Saving Energy in Material Handling

In materials conveying, there are many ways to improve energy efficiency, and perhaps the biggest benefit can be realized by using a central conveying system with vacuum pumps, piping and other equipment to supply materials to the process equipment in lieu of small, self-contained loaders that are notoriously power hungry.

Once you’ve decided on a central vacuum system you may want to consider specifying high-efficiency motors on the vacuum pumps. Built to the NEMA Premium Energy Efficiency Motor Standard, the motors typically cost 10% to 15% more than conventional energy-efficient motors and they tend to be more cost-effective when annual operation exceeds 2,000 hours, where utility rates are high, or where electric utility motor rebates or other conservation incentives are available.

Actual savings are dependent upon operating profile, duty cycle, and efficiency gain, and dollar savings, as indicated in the table below.

Annual Savings from Specifying NEMA Premium Motors
Full-load Motor Efficiency (%) Annual Savings from Use of a NEMA Premium Motor
Horsepower Energy Efficient Motor NEMA Premium Efficiency Motor Annual Energfy Savings, kWh Dollar Savings $/year
10 89.5 91.7 1,200 60
25 92.5 93.6 1,553 78
50 93.0 94.5 3,820 191
100 94.5 95.4 4,470 223
200 95.0 96.2 11,755 588

Note: Based on purchase of a 1,800 rpm totally enclosed fan-cooled motor with 8,760 hours per year of operation, 75% load, and an electrical rate of $0.05/kWh.

Regardless of what type of motor you specify on your vacuum pumps, consider adding an idle-mode valve or vacuum-relief valve so that the pumps won’t need to shut down completely between loading cycles so you save energy, as shown in the graph.

When a pump motor is turned on or starts up, it draws eight to ten times more current than the normal full load amperage (FLA) required to keep it running. By allowing the pump to continue running between loading cycles you eliminate the high inrush current demand reducing energy costs; you reduce wear and tear on the starter, motor, blower, extending service life; and you improve instantaneous conveying rate by eliminating start-up time.

Reducing Energy Use in Material Granulation

In general, granulators use a lot of horsepower, which tends to make them energy hungry machines. They do tough work, however, and the tendency has been for processors to overpower their granulators rather than to seek to minimize energy consumption.

That’s because concern about work-flow disruption and maintenance costs associated with a granulator jam has tended to outweigh the potential benefit of reduced power consumption. Still, as energy costs rise and environmental awareness builds, many processors are looking for ways to save.

Perhaps the best way to do that is with a solid-state motor controller, which, when installed on a standard granulator, provides a soft start and reduces inrush current up to 70%.

Energy savings of up to 50% are possible. The system operates like cruise control on an automobile. As scrap is loaded (either batch or conveyor fed), the controller ramps up the power applied to the drive motor to handle the increased load. As scrap clears the cutting chamber and load decreases, the power supplied is reduced – all without affecting motor speed.
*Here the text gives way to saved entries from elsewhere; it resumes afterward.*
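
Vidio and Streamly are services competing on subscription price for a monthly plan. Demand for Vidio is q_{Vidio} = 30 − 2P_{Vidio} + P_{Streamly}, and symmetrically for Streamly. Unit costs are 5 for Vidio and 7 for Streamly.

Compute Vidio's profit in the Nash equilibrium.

147.92

Vidio's profit: π = (P_{Vidio} − 5)(30 − 2P_{Vidio} + P_{Streamly}).
∂π/∂P_{Vidio} = 40 − 4P_{Vidio} + P_{Streamly} = 0 ⇒ P_{Vidio} = 10 + 0.25P_{Streamly}.
Similarly P_{Streamly} = 11 + 0.25P_{Vidio}.
Solving the two reaction functions simultaneously: (1 − (0.25)(0.25))P_{Vidio} = 10 + 0.25·11, so 0.9375P_{Vidio} = 12.75 and P_{Vidio} = 13.6.
Then P_{Streamly} = 11 + 0.25·13.6 = 14.4.
q_{Vidio} = 30 − 2·13.6 + 14.4 = 17.2.
Profit = (13.6 − 5)·17.2 = 147.92.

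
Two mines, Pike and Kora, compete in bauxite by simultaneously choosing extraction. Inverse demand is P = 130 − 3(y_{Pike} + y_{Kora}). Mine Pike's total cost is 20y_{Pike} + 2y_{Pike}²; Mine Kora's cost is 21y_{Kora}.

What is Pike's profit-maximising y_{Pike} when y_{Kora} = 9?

Mine Pike's profit: π = y_{Pike}(130 − 3(y_{Pike} + y_{Kora})) − 20y_{Pike} − 2y_{Pike}².
∂π/∂y_{Pike} = 110 − 10y_{Pike} − 3y_{Kora} = 0, so y_{Pike} = 11 − 0.3y_{Kora}.
At y_{Kora} = 9: y_{Pike} = 11 − 0.3·9 = 8.3.

8.3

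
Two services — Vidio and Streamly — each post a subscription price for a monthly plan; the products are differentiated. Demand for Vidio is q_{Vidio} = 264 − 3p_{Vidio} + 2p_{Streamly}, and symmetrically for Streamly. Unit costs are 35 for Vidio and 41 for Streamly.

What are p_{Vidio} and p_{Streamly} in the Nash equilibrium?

Vidio's profit: π = (p_{Vidio} − 35)(264 − 3p_{Vidio} + 2p_{Streamly}).
∂π/∂p_{Vidio} = 369 − 6p_{Vidio} + 2p_{Streamly} = 0 ⇒ p_{Vidio} = 61.5 + (1/3)p_{Streamly}.
Similarly p_{Streamly} = 64.5 + (1/3)p_{Vidio}.
Substituting the second reaction function into the first: p_{Vidio} = 61.5 + (1/3)(64.5 + (1/3)p_{Vidio}), which gives (8/9)p_{Vidio} = 83 ⇒ p_{Vidio} = 93.375.
Then p_{Streamly} = 64.5 + (1/3)·93.375 = 95.625.

93.375, 95.625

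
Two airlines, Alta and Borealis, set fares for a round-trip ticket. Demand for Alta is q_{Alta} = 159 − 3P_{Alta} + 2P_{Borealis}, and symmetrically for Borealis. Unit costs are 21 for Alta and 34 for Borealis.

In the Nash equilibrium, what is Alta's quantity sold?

110.8125

Alta's profit: π = (P_{Alta} − 21)(159 − 3P_{Alta} + 2P_{Borealis}).
∂π/∂P_{Alta} = 222 − 6P_{Alta} + 2P_{Borealis} = 0 ⇒ P_{Alta} = 37 + (1/3)P_{Borealis}.
Similarly P_{Borealis} = 43.5 + (1/3)P_{Alta}.
Solving the two reaction functions simultaneously: (1 − (1/3)(1/3))P_{Alta} = 37 + (1/3)·43.5, so (8/9)P_{Alta} = 51.5 and P_{Alta} = 57.9375.
Then P_{Borealis} = 43.5 + (1/3)·57.9375 = 62.8125.
q_{Alta} = 159 − 3·57.9375 + 2·62.8125 = 110.8125.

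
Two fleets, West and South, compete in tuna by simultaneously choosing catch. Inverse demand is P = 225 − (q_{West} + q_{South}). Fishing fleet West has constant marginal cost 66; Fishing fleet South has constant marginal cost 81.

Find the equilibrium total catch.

101

Fishing fleet West's profit: π = q_{West}(225 − (q_{West} + q_{South})) − 66q_{West}.
∂π/∂q_{West} = 159 − 2q_{West} − q_{South} = 0, so q_{West} = 79.5 − 0.5q_{South}.
By the same steps for South: q_{South} = 72 − 0.5q_{West}.
Solving the two reaction functions simultaneously: (1 − (−0.5)(−0.5))q_{West} = 79.5 − 0.5·72, so 0.75q_{West} = 43.5 and q_{West} = 58.
Then q_{South} = 72 − 0.5·58 = 43.
Total catch: 58 + 43 = 101.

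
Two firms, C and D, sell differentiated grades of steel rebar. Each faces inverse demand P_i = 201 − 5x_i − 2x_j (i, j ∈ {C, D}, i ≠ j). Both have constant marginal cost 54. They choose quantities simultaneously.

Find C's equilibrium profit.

Firm C's profit: π = x_C(201 − 5x_C − 2x_D) − 54x_C.
∂π/∂x_C = 147 − 10x_C − 2x_D = 0 ⇒ x_C = 14.7 − 0.2x_D.
Setting x_C = x_D in the reaction function: x_C = 14.7 − 0.2x_C, so x_C = 14.7 / 1.2 = 12.25.
P_C = 201 − 5·12.25 − 2·12.25 = 115.25.
Profit = (115.25 − 54)·12.25 = 750.3125.

750.3125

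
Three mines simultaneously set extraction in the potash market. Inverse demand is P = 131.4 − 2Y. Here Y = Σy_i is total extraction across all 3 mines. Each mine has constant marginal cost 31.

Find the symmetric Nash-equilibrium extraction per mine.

12.55

A representative mine's profit is π_i = y_i(131.4 − 2Y) − 31y_i, with Y = y_i + Σ_{j≠i} y_j.
First-order condition: 100.4 − 4y_i − 2Σ_{j≠i} y_j = 0.
Imposing symmetry (y_j = y for all j) turns Σ_{j≠i} y_j into 2y, so 100.4 = 8y and y = 12.55.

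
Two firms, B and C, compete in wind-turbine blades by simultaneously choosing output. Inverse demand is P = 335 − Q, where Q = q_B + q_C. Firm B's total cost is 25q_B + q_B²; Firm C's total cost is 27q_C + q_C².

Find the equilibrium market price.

211.4

Firm B's profit: π = q_B(335 − (q_B + q_C)) − 25q_B − q_B².
∂π/∂q_B = 310 − 4q_B − q_C = 0, so q_B = 77.5 − 0.25q_C.
By the same steps for C: q_C = 77 − 0.25q_B.
Substituting the second reaction function into the first: q_B = 77.5 − 0.25(77 − 0.25q_B), which gives 0.9375q_B = 58.25 ⇒ q_B = 932/15.
Then q_C = 77 − 0.25·(932/15) = 922/15.
Equilibrium price: P = 335 − 123.6 = 211.4.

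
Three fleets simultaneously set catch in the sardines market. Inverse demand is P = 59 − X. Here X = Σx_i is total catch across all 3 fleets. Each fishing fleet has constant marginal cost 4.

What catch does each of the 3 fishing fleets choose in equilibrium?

A representative fishing fleet's profit is π_i = x_i(59 − X) − 4x_i, with X = x_i + Σ_{j≠i} x_j.
First-order condition: 55 − 2x_i − Σ_{j≠i} x_j = 0.
In a symmetric equilibrium every fishing fleet chooses the same x, so Σ_{j≠i} x_j = 2x. The condition becomes 55 − 4x = 0, giving x = 55/4 = 13.75.

13.75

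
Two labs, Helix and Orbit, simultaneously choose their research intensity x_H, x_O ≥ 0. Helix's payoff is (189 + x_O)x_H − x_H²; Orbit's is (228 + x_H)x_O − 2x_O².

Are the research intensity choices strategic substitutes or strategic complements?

strategic complements

Expanding Helix's payoff: 189x_H + x_Ox_H − x_H².
∂π/∂x_H = 189 + x_O − 2x_H = 0, so x_H = 94.5 + 0.5x_O.
The best-response slope dx_H/dx_O = 0.5 > 0: the reaction function is upward-sloping, so the choices are strategic complements.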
The graph below illustrates the potential power reduction on a 7.5-hp (5.5-kW) granulator operating at 480 volts.

Additional Granulation Energy-Saving Tips

Regardless whether you use a motor controller or not, there are a few simple maintenance tips that, if followed, can ensure your granulator operates efficiently:

Granulator Blade Maintenance

Keep your blades sharp and properly adjusted, and make sure screens are not worn. Your granulator will cut more efficiently with less noise and fewer fines.

Proper Scrap Feeding

Don’t overfeed. Forcing too much scrap into the cutting chamber will lead to wasteful spikes in power consumption and could cause a jam.


Make sure to empty the granulator catch bin regularly or install an automatic evacuation. If regrind cannot flow cleanly through the screen, the granulator will have to work harder, generating more heat and fines and wasting energy.